Convert SAM/BAM files from the input readset file into FASTQ format if FASTQ files are not already specified in the readset file. Do nothing otherwise.

Trimmomatic

Raw reads quality trimming and removing of Illumina adapters is performed using Trimmomatic. If an adapter FASTA file is specified in the config file (section ‘trimmomatic’, param ‘adapter_fasta’), it is used first. Else, ‘Adapter1’ and ‘Adapter2’ columns from the readset file are used to create an adapter FASTA file, given then to Trimmomatic. For PAIRED_END readsets, readset adapters are reversed-complemented and swapped, to match Trimmomatic Palindrome strategy. For SINGLE_END readsets, only Adapter1 is used and left unchanged.

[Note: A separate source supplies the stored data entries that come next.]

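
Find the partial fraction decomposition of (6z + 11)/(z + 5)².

(6z + 11) = A(z + 5) + B. At z = -5: B = 6·(-5) + 11 = -19. Coeff of z: A = 6
Result: 6/(z + 5) - 19/(z + 5)²


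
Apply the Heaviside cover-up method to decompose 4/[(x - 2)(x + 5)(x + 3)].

Cover (x - 2), x=2: A = 4/[(2 + 5)(2 + 3)] = 4/35. Cover (x + 5), x=-5: B = 4/[(-5 - 2)(-5 + 3)] = 2/7. Cover (x + 3), x=-3: C = 4/[(-3 - 2)(-3 + 5)] = -2/5.
Result: (4/35)/(x - 2) + (2/7)/(x + 5) - (2/5)/(x + 3)


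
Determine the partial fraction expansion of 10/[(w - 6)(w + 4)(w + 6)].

Using cover-up method: A = 1/12, B = -1/2, C = 5/12
Result: (1/12)/(w - 6) - (1/2)/(w + 4) + (5/12)/(w + 6)


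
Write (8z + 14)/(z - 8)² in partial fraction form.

(8z + 14) = α(z - 8) + β. At z = 8: β = 8·8 + 14 = 78. Coeff of z: α = 8
Result: 8/(z - 8) + 78/(z - 8)²


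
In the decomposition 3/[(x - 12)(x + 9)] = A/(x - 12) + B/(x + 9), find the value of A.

Cover-up at x = 12: A = 3/(12 + 9) = 3/21 = 1/7


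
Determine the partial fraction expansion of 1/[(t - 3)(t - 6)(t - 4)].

Using cover-up method: P = 1/3, Q = 1/6, R = -1/2
Result: (1/3)/(t - 3) + (1/6)/(t - 6) - (1/2)/(t - 4)


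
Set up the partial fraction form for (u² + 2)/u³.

Repeated linear factor (power 3): A/u + B/u² + C/u³


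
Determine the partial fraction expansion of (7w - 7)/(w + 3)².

(7w - 7) = P(w + 3) + Q. At w = -3: Q = 7·(-3) - 7 = -28. Coeff of w: P = 7
Result: 7/(w + 3) - 28/(w + 3)²


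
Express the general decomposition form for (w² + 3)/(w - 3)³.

Repeated linear factor (power 3): P/(w - 3) + Q/(w - 3)² + R/(w - 3)³


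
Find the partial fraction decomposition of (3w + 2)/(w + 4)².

(3w + 2) = P(w + 4) + Q. At w = -4: Q = 3·(-4) + 2 = -10. Coeff of w: P = 3
Result: 3/(w + 4) - 10/(w + 4)²


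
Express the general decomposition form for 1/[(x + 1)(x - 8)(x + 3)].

Three distinct linear factors: P/(x + 1) + Q/(x - 8) + R/(x + 3)


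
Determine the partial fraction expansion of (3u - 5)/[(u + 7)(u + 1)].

At u=-7: A = (3·(-7) - 5)/(-7 + 1) = 13/3. At u=-1: B = (3·(-1) - 5)/(-1 + 7) = -4/3
Result: (13/3)/(u + 7) - (4/3)/(u + 1)


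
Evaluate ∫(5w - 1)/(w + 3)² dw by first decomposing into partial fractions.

Decompose: P = 5, Q = 5·(-3) - 1 = -16, so (5w - 1)/(w + 3)² = 5/(w + 3) - 16/(w + 3)². Integrate: ∫ P/(w + 3) dw = 5 ln|(w + 3)|; ∫ Q/(w + 3)² dw = 16/(w + 3). Sum: 5 ln|(w + 3)| + 16/(w + 3) + C


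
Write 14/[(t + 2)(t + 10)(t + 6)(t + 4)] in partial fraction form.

Using Heaviside cover-up: (7/32)/(t + 2) - (7/96)/(t + 10) + (7/16)/(t + 6) - (7/12)/(t + 4)


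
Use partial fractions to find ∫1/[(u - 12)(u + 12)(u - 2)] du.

Cover-up: α = 1/240, β = 1/336, γ = -1/140. Decomposition: (1/240)/(u - 12) + (1/336)/(u + 12) - (1/140)/(u - 2). Integrate each term: (1/240) ln|(u - 12)| + (1/336) ln|(u + 12)| - (1/140) ln|(u - 2)| + C


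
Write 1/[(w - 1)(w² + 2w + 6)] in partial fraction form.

Cover-up at w = 1: A = 1/(1² + 2·1 + 6) = 1/9. Then B = -A = -1/9, C = -A·(2 + 1) = -1/3
Result: (1/9)/(w - 1) - ((1/9)w + 1/3)/(w² + 2w + 6)


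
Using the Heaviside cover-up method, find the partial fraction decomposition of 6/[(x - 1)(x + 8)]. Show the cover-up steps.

Cover (x - 1): set x=1, get α = 6/(1 + 8) = 2/3. Cover (x + 8): set x=-8, get β = 6/(-8 - 1) = -2/3.
Result: (2/3)/(x - 1) - (2/3)/(x + 8)


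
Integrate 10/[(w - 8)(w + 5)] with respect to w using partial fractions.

Decompose: 10/[(w - 8)(w + 5)] = (10/13)/(w - 8) - (10/13)/(w + 5). Integrate each term: (10/13) ln|(w - 8)| - (10/13) ln|(w + 5)| + C


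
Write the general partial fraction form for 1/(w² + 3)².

Repeated quadratic factor: (Aw + B)/(w² + 3) + (Cw + D)/(w² + 3)²


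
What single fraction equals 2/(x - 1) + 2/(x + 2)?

Common denominator (x - 1)(x + 2). Numerator: 2(x + 2) + 2(x - 1) = (2x + 4) + (2x - 2) = 4x + 2
Result: (4x + 2)/[(x - 1)(x + 2)]


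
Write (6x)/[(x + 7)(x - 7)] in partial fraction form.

At x=-7: α = (6·(-7) + 0)/(-7 - 7) = 3. At x=7: β = (6·7 + 0)/(7 + 7) = 3
Result: 3/(x + 7) + 3/(x - 7)


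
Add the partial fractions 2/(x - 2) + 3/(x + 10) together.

Common denominator (x - 2)(x + 10). Numerator: 2(x + 10) + 3(x - 2) = (2x + 20) + (3x - 6) = 5x + 14
Result: (5x + 14)/[(x - 2)(x + 10)]


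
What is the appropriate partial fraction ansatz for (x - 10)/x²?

Repeated linear factor: A/x + B/x²


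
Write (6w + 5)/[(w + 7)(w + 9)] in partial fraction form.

At w=-7: P = (6·(-7) + 5)/(-7 + 9) = -37/2. At w=-9: Q = (6·(-9) + 5)/(-9 + 7) = 49/2
Result: (-37/2)/(w + 7) + (49/2)/(w + 9)


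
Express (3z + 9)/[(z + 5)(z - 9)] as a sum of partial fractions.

At z=-5: P = (3·(-5) + 9)/(-5 - 9) = 3/7. At z=9: Q = (3·9 + 9)/(9 + 5) = 18/7
Result: (3/7)/(z + 5) + (18/7)/(z - 9)


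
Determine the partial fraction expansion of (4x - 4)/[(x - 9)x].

At x=9: P = (4·9 - 4)/(9 - 0) = 32/9. At x=0: Q = (4·0 - 4)/(0 - 9) = 4/9
Result: (32/9)/(x - 9) + (4/9)/x


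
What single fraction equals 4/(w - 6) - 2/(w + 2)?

Common denominator (w - 6)(w + 2). Numerator: 4(w + 2) - 2(w - 6) = (4w + 8) - (2w - 12) = 2w + 20
Result: (2w + 20)/[(w - 6)(w + 2)]


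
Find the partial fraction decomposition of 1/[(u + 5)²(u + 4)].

Cover-up at u=-4: R = 1/(-4 + 5)² = 1. Cover-up at u=-5: Q = 1/(-5 + 4) = -1. Comparing u² coeff: P = -R = -1
Result: -1/(u + 5) - 1/(u + 5)² + 1/(u + 4)


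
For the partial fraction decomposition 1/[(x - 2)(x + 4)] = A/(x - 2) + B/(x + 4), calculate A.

Cover-up at x = 2: A = 1/(2 + 4) = 1/6


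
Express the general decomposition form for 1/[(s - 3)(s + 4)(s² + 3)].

Two linear + quadratic: A/(s - 3) + B/(s + 4) + (Cs + D)/(s² + 3)


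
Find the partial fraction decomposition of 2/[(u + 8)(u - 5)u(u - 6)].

Using Heaviside cover-up: (-1/728)/(u + 8) - (2/65)/(u - 5) + (1/120)/u + (1/42)/(u - 6)


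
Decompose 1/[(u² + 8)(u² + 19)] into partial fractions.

Coefficient matching gives α = γ = 0, β = 1/(19-8) = 1/11, δ = -β = -1/11
Result: (1/11)/(u² + 8) - (1/11)/(u² + 19)


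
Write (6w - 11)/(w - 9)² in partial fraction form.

(6w - 11) = A(w - 9) + B. At w = 9: B = 6·9 - 11 = 43. Coeff of w: A = 6
Result: 6/(w - 9) + 43/(w - 9)²


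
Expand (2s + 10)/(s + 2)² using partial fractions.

(2s + 10) = α(s + 2) + β. At s = -2: β = 2·(-2) + 10 = 6. Coeff of s: α = 2
Result: 2/(s + 2) + 6/(s + 2)²


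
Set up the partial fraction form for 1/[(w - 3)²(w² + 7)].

Repeated linear + quadratic: α/(w - 3) + β/(w - 3)² + (γw + δ)/(w² + 7)


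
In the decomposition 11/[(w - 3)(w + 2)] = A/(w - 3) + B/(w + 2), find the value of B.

Cover-up at w = -2: B = 11/(-2 - 3) = -11/5


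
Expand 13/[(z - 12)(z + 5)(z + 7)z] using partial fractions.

Using Heaviside cover-up: (13/3876)/(z - 12) + (13/170)/(z + 5) - (13/266)/(z + 7) - (13/420)/z


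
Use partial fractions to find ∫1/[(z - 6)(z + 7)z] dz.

Cover-up: α = 1/78, β = 1/91, γ = -1/42. Decomposition: (1/78)/(z - 6) + (1/91)/(z + 7) - (1/42)/z. Integrate each term: (1/78) ln|(z - 6)| + (1/91) ln|(z + 7)| - (1/42) ln|z| + C


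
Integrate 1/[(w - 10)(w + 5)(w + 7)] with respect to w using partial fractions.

Cover-up: α = 1/255, β = -1/30, γ = 1/34. Decomposition: (1/255)/(w - 10) - (1/30)/(w + 5) + (1/34)/(w + 7). Integrate each term: (1/255) ln|(w - 10)| - (1/30) ln|(w + 5)| + (1/34) ln|(w + 7)| + C


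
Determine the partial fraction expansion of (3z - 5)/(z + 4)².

(3z - 5) = P(z + 4) + Q. At z = -4: Q = 3·(-4) - 5 = -17. Coeff of z: P = 3
Result: 3/(z + 4) - 17/(z + 4)²


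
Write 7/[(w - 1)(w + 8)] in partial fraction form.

7/(w - 1)(w + 8) = P/(w - 1) + Q/(w + 8). P = 7/(1 + 8) = 7/9, Q = 7/(-8 - 1) = -7/9
Result: (7/9)/(w - 1) - (7/9)/(w + 8)


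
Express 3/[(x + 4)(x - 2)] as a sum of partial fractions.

3/(x + 4)(x - 2) = A/(x + 4) + B/(x - 2). A = 3/(-4 - 2) = -1/2, B = 3/(2 + 4) = 1/2
Result: (-1/2)/(x + 4) + (1/2)/(x - 2)


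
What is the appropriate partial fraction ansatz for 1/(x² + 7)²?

Repeated quadratic factor: (Ax + B)/(x² + 7) + (Cx + D)/(x² + 7)²


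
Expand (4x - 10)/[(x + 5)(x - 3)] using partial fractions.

At x=-5: α = (4·(-5) - 10)/(-5 - 3) = 15/4. At x=3: β = (4·3 - 10)/(3 + 5) = 1/4
Result: (15/4)/(x + 5) + (1/4)/(x - 3)


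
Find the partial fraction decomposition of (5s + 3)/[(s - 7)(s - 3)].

At s=7: A = (5·7 + 3)/(7 - 3) = 19/2. At s=3: B = (5·3 + 3)/(3 - 7) = -9/2
Result: (19/2)/(s - 7) - (9/2)/(s - 3)


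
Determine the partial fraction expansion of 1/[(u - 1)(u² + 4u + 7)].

Cover-up at u = 1: A = 1/(1² + 4·1 + 7) = 1/12. Then B = -A = -1/12, C = -A·(4 + 1) = -5/12
Result: (1/12)/(u - 1) - ((1/12)u + 5/12)/(u² + 4u + 7)


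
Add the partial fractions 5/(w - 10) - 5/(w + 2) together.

Common denominator (w - 10)(w + 2). Numerator: 5(w + 2) - 5(w - 10) = (5w + 10) - (5w - 50) = 60
Result: (60)/[(w - 10)(w + 2)]


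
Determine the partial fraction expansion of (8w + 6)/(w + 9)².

(8w + 6) = P(w + 9) + Q. At w = -9: Q = 8·(-9) + 6 = -66. Coeff of w: P = 8
Result: 8/(w + 9) - 66/(w + 9)²


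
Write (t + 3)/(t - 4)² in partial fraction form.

(t + 3) = A(t - 4) + B. At t = 4: B = 1·4 + 3 = 7. Coeff of t: A = 1
Result: 1/(t - 4) + 7/(t - 4)²


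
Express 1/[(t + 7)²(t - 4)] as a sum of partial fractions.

Cover-up at t=4: R = 1/(4 + 7)² = 1/121. Cover-up at t=-7: Q = 1/(-7 - 4) = -1/11. Comparing t² coeff: P = -R = -1/121
Result: (-1/121)/(t + 7) - (1/11)/(t + 7)² + (1/121)/(t - 4)


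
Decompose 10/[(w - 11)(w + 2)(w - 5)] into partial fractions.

Using cover-up method: α = 5/39, β = 10/91, γ = -5/21
Result: (5/39)/(w - 11) + (10/91)/(w + 2) - (5/21)/(w - 5)


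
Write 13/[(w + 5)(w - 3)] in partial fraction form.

13/(w + 5)(w - 3) = P/(w + 5) + Q/(w - 3). P = 13/(-5 - 3) = -13/8, Q = 13/(3 + 5) = 13/8
Result: (-13/8)/(w + 5) + (13/8)/(w - 3)


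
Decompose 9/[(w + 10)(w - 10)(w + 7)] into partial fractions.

Using cover-up method: P = 3/20, Q = 9/340, R = -3/17
Result: (3/20)/(w + 10) + (9/340)/(w - 10) - (3/17)/(w + 7)


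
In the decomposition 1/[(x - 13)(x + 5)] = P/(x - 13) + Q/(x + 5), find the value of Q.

Cover-up at x = -5: Q = 1/(-5 - 13) = -1/18


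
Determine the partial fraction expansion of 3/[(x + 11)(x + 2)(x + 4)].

Using cover-up method: A = 1/21, B = 1/6, C = -3/14
Result: (1/21)/(x + 11) + (1/6)/(x + 2) - (3/14)/(x + 4)


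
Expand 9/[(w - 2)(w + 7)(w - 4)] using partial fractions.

Using cover-up method: α = -1/2, β = 1/11, γ = 9/22
Result: (-1/2)/(w - 2) + (1/11)/(w + 7) + (9/22)/(w - 4)


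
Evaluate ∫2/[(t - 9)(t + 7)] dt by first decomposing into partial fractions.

Decompose: 2/[(t - 9)(t + 7)] = (1/8)/(t - 9) - (1/8)/(t + 7). Integrate each term: (1/8) ln|(t - 9)| - (1/8) ln|(t + 7)| + C


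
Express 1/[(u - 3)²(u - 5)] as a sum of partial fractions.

Cover-up at u=5: C = 1/(5 - 3)² = 1/4. Cover-up at u=3: B = 1/(3 - 5) = -1/2. Comparing u² coeff: A = -C = -1/4
Result: (-1/4)/(u - 3) - (1/2)/(u - 3)² + (1/4)/(u - 5)


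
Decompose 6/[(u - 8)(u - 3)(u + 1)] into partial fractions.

Using cover-up method: A = 2/15, B = -3/10, C = 1/6
Result: (2/15)/(u - 8) - (3/10)/(u - 3) + (1/6)/(u + 1)


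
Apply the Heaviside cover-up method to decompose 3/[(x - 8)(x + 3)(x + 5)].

Cover (x - 8), x=8: P = 3/[(8 + 3)(8 + 5)] = 3/143. Cover (x + 3), x=-3: Q = 3/[(-3 - 8)(-3 + 5)] = -3/22. Cover (x + 5), x=-5: R = 3/[(-5 - 8)(-5 + 3)] = 3/26.
Result: (3/143)/(x - 8) - (3/22)/(x + 3) + (3/26)/(x + 5)


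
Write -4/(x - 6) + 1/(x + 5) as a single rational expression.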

This step takes as input files:

  1. FASTQ files from the readset file if available

  2. Else, FASTQ output files from previous picard_sam_to_fastq conversion of BAM files

Merge Trimmomatic Stats

The trim statistics per readset are merged at this step.

Kallisto

Run Kallisto on FastQ files for a fast estimate of abundance.

Kallisto Count Matrix

Use the output from Kallisto to create a transcript count matrix.

GQ Seq Utils Exploratory

Exploratory analysis using the gqSeqUtils R package adapted for RnaSeqLight.

Sleuth Differential Expression

Performs differential gene expression analysis using Sleuth. Analysis are performed both at a transcript and gene level, using two different tests: LRT and WT.